President Muhammadu Buhari recently expressed concern over the shrinking Lake Chad water in the North East region and pleaded with the United Nations (UN) and the international community to assist in recharging the vanishing lake. The President made the plea when he received the president of the 73rd Session of the United Nations General Assembly (UNGA), Ms Maria Fernanda Espinosa Graces, in Abuja.
THE UNGA President praised Buhari’s leadership of Economic Community of West African States (ECOWAS) and the Lake Chad Basin Commission. She also pledged to draw the attention of the international community to the ‘hurting effects’ of the receding lake. She advised that the challenges in the Lake Chad area, which are multi-dimensional, should be tackled holistically.
The vanishing lake, which receded from over 24,000sq kilometers to less than 2,000sq kilometers, has negatively affected the lives of about 30 million people and half of them are Nigerians. It has also exacerbated the Boko Haram insurgency in the North East region as well as the recurring clashes between herdsmen and local farmers in some parts of the country, especially in the North Central geo-political zone.
The Lake Chad problem, which has been linked to climate change affects many countries, including Chad, Niger Cameroon, Central African Republic and Congo. It is has been estimated that revamping the dying lake is likely to cost $40billion to $50billion. As President Buhari rightly observed, recharging the lake was beyond the financial power of the affected countries and hence the need for urgent help from the UN and the international community.
Good enough, the UNGA President understood the problem and promised that the UN would assist and intensify developmental efforts in the West African region. She regarded the Lake Chad as one of the major climate change disasters in Africa.
Apart from the challenge of insurgency in the North East, which has accounted for over 200,000 deaths and over two million displaced persons, the livelihoods of many people including Nigerians have been affected by the receding water. According to President Buhari, there are over one million children who live in the IDP camps “who neither know their parents nor where they come from.” This is one of the consequences of the Boko Haram insurgency in the region.
Therefore, we call on the UN and the international community to work in concert with the affected countries to quickly tackle the Lake Chad challenge.
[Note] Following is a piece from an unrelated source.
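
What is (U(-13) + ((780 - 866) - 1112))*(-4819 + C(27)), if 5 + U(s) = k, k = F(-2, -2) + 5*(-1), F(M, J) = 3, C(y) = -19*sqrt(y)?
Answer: 5806895 + 68685*sqrt(3) ≈ 5.9259e+6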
If left unattended, the shrinking water would endanger the lives of more people who depend on it for their livelihoods in Africa.
As a matter of priority, we believe that the Lake Chad challenge must be treated as a global emergency. We urge the stakeholders to do the needful and recharge the lake to save the lives of over 30 million people that depend on the water for the livelihoods.
We also call on the member countries of the Lake Chad Basin Commission to commit much money to revamp the Lake Chad. It has been reported that resuscitating the lake would take over ten years to complete starting with the inter-basin water transfer from the Congo River. The consequences of a receding Lake Chad are quite enormous. It has already affected farming and fishing activities in the region. It has also led to huge losses in commerce and agriculture. The nexus between extreme poverty in the North East region and the rising insecurity is not in doubt.
Due to the declining farming and fishing activities around the Lake Chad basin, the insurgents might have recruited some of the people in the area for their terror attacks. The Federal Government should equally step up the ongoing war against the terrorists. Let member countries of the Lake Chad Basin see the revamping of the water as a task that must be urgently tackled.